Die Hit-Bremse

Hamburger Studie des Zentrums für Personalforschung belegt: Lockerung des Kündigungsschutzes schafft keine zusätzlichen Jobs. Hamburgs DGB-Chef Pumm warnt vor Einschnitten im Arbeitsrecht

VON KAI VON APPEN

Das Lied ist ein echter Hit: Er wird gern von Wirtschaftsbossen gesungen, von vermeintlichen Wirtschaftsexperten und konservativen Politikern getrillert und von den Medien gedudelt. „Die Lockerung des Kündigungsschutzes schafft neue Arbeitsplätze.“ Doch die Metapher, „Kündigungsschutz“ sei eine „Job-Bremse“, ist jetzt von Forschern des Zentrums für Personalforschung an der Universität Hamburg als „falsch“ entlarvt worden. Wasser auf die Mühlen von Hamburgs DGB-Chef Erhard Pumm: „Politik und Unternehmen sollten die Dosis der falschen Medizin nicht noch steigern wollen, indem nach weiterer ‚Deregulierung‘ des Arbeitsrechts gerufen wird.“

41 Personalverantwortliche von kleinen, mittelständischen und großen Unternehmen haben die Wissenschaftler Ulrich Zachert und Florian Schramm in qualitativen Interviews im Auftrag der gewerkschaftlichen Hans-Böckler-Stiftung befragt. Die gestellte Frage, „welche Rahmenbedingungen beeinflussen Entscheidungen für oder gegen Einstellungen“, erzeugte nach ihren Angaben zunächst Unverständnis. Erst ein gezielter Zusatzhinweis veranlasste drei Interviewpartner, den Kündigungsschutz als Haupthindernis zu nennen, für sechs weitere spielte dieser dann eine erhebliche Rolle, ebenso allerdings wie andere Faktoren.
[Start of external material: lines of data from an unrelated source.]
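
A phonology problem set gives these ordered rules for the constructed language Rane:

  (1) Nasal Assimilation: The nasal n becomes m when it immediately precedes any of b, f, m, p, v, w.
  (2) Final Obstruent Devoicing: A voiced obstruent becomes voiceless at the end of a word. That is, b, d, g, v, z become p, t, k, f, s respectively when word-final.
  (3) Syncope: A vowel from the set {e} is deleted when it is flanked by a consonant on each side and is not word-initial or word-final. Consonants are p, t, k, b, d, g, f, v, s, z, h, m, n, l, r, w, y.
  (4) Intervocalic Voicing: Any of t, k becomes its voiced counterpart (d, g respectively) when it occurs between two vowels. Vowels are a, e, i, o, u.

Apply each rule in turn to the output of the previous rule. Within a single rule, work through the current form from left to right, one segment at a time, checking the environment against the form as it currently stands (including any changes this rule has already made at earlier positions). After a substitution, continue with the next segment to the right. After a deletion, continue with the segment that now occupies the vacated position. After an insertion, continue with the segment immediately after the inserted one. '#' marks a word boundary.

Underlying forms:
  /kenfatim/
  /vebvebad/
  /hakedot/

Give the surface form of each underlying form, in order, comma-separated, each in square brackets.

/kenfatim/:
  (1) Nasal Assimilation: [kenfatim] → [kemfatim]
  (2) Final Obstruent Devoicing: no change — [kemfatim]
  (3) Syncope: [kemfatim] → [kmfatim]
  (4) Intervocalic Voicing: [kmfatim] → [kmfadim]
/vebvebad/:
  (1) Nasal Assimilation: no change — [vebvebad]
  (2) Final Obstruent Devoicing: [vebvebad] → [vebvebat]
  (3) Syncope: [vebvebat] → [vbvbat]
  (4) Intervocalic Voicing: no change — [vbvbat]
/hakedot/:
  (1) Nasal Assimilation: no change — [hakedot]
  (2) Final Obstruent Devoicing: no change — [hakedot]
  (3) Syncope: [hakedot] → [hakdot]
  (4) Intervocalic Voicing: no change — [hakdot]

[kmfadim], [vbvbat], [hakdot]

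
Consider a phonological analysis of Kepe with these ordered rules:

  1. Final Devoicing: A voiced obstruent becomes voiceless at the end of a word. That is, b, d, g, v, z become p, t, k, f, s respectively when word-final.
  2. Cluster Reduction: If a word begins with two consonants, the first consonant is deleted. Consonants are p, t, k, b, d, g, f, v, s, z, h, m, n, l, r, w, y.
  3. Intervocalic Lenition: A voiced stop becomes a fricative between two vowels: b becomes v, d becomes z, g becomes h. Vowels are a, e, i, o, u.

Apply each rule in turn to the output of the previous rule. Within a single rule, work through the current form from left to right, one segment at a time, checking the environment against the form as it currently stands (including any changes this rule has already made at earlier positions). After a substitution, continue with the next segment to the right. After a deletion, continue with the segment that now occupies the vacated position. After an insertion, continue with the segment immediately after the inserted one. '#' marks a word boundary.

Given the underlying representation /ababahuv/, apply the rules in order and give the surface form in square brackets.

1 Final Devoicing: [ababahuv] → [ababahuf]
2 Cluster Reduction: no change — [ababahuf]
3 Intervocalic Lenition: [ababahuf] → [avavahuf]

[avavahuf]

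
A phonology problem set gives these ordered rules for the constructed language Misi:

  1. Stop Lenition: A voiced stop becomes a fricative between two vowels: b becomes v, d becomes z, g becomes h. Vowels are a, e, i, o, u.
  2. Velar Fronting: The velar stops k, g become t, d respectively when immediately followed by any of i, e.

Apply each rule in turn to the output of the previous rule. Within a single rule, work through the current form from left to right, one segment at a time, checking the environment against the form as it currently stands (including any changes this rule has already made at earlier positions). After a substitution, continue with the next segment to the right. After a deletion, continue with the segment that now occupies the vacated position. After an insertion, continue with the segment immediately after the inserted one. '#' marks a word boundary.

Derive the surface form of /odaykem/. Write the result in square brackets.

[ozaytem]

1 Stop Lenition: [odaykem] → [ozaykem]
2 Velar Fronting: [ozaykem] → [ozaytem]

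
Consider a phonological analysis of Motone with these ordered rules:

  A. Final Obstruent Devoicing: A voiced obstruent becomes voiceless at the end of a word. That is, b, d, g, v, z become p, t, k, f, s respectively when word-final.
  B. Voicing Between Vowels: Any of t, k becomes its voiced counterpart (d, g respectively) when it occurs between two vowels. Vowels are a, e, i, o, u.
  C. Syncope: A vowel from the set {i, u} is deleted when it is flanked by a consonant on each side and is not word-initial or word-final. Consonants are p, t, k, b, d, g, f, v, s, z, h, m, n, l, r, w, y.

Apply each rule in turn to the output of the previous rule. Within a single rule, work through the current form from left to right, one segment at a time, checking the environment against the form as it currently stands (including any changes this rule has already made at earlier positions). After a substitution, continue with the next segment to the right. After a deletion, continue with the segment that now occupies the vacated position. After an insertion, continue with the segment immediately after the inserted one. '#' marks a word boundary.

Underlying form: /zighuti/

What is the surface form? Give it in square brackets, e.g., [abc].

[zghdi]

A Final Obstruent Devoicing: no change — [zighuti]
B Voicing Between Vowels: [zighuti] → [zighudi]
C Syncope: [zighudi] → [zghdi]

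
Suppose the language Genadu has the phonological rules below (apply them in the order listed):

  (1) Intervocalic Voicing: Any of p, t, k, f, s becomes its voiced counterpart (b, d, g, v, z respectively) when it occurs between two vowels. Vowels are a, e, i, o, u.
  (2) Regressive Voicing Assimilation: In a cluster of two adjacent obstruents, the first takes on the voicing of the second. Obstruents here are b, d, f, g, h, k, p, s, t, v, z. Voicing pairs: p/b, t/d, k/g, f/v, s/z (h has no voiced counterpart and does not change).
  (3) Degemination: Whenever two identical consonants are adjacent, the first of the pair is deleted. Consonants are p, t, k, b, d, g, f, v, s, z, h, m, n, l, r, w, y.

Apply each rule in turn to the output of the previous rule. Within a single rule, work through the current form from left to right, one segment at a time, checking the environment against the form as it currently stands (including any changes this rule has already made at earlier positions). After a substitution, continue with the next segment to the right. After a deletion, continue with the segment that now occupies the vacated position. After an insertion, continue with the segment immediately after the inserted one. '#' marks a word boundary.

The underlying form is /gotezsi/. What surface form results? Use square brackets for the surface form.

[godesi]

(1) Intervocalic Voicing: [gotezsi] → [godezsi]
(2) Regressive Voicing Assimilation: [godezsi] → [godessi]
(3) Degemination: [godessi] → [godesi]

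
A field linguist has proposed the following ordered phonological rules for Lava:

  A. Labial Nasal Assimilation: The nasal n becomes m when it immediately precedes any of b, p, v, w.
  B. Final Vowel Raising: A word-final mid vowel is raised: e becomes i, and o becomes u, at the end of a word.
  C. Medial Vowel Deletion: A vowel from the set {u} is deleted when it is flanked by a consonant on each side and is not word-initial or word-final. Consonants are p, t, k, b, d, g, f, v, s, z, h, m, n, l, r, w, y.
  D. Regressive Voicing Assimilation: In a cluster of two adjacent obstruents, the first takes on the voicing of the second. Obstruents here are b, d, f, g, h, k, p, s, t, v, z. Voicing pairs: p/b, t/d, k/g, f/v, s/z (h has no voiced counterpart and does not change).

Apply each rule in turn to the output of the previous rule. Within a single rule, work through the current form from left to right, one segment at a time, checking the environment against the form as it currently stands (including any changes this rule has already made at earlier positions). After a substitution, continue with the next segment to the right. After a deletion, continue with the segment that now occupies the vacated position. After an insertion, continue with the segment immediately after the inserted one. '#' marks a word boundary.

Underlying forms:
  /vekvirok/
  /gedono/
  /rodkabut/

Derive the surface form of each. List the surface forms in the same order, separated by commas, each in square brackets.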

Rund die Hälfte der Befragten sahen jedoch die Ertrags- und Auftragslage sowie die wirtschaftliche Situation der Unternehmen als größten Einflussfaktor für Neueinstellungen, der Kündigungsschutz spiele dabei keine Rolle. Etwa ein Viertel der Personalchefs gab zudem an, dass die Qualifikation ausschlaggebend für die Einstellung sei.
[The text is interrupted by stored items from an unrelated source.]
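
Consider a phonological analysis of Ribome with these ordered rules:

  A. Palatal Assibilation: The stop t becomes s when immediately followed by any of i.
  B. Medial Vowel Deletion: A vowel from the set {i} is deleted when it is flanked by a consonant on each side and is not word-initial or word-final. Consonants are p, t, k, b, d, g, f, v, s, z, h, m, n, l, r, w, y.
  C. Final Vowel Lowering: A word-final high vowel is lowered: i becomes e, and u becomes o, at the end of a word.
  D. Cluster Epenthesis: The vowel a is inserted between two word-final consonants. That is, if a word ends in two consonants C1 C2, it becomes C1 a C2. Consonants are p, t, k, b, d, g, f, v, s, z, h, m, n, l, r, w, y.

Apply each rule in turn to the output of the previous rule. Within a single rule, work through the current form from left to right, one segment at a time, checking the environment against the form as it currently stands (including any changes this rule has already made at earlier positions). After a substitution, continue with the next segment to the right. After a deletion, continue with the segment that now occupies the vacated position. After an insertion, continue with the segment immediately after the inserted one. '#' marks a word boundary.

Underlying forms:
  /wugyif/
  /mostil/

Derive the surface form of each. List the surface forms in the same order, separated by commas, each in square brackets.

/wugyif/:
  A Palatal Assibilation: no change — [wugyif]
  B Medial Vowel Deletion: [wugyif] → [wugyf]
  C Final Vowel Lowering: no change — [wugyf]
  D Cluster Epenthesis: [wugyf] → [wugyaf]
/mostil/:
  A Palatal Assibilation: [mostil] → [mossil]
  B Medial Vowel Deletion: [mossil] → [mossl]
  C Final Vowel Lowering: no change — [mossl]
  D Cluster Epenthesis: [mossl] → [mossal]

[wugyaf], [mossal]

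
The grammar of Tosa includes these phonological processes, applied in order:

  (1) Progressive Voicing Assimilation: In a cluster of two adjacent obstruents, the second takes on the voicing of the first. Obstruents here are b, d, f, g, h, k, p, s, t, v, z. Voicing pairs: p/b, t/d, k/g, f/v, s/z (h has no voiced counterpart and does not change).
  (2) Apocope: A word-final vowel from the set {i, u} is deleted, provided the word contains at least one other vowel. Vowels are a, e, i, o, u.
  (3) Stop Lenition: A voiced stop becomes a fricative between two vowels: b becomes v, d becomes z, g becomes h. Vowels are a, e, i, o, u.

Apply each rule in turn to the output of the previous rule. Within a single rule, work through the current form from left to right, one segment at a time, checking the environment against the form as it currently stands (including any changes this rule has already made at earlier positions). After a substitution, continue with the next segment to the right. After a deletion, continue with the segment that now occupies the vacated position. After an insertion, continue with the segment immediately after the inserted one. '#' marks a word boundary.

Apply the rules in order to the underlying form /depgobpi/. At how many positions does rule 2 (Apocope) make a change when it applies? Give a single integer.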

„Im praktischen Alltag der Personaler scheinen Kündigungsschutz und arbeitsrechtliche Bestimmungen keine große Rolle bei Neueinstellungen zu spielen“, so das Resümee von Zachert und Schramm. In ihrer Studie setzten sich die Forscher auch mit dem Phänomen des „gefühlten Arbeitsrechts“ auseinander. Denn nach einer Studie des Instituts der Deutschen Wirtschaft (IW) bei 859 Unternehmen hatten 70 Prozent den Kündigungsschutz als „Job-Bremse“ benannt. Da die Antworten vorgegeben und Mehrfachnennungen möglich waren, überrascht die beiden Forscher das Ergebnis nicht. „Die Ergebnisse der IW-Studie sind eher als unternehmerische Wunschliste einzuordnen denn als Schlüssel zu mehr Beschäftigung.“

Die in ihren Interviews geäußerten Praktiken der Personalchefs dürften hingegen dem „gelebten Arbeitsrecht“ entsprechen, in dem tatsächliche Erfahrungen zum Tragen kommen. Zudem würden sich ihre Ergebnisse mit einer WSI-Studie decken (siehe Kasten).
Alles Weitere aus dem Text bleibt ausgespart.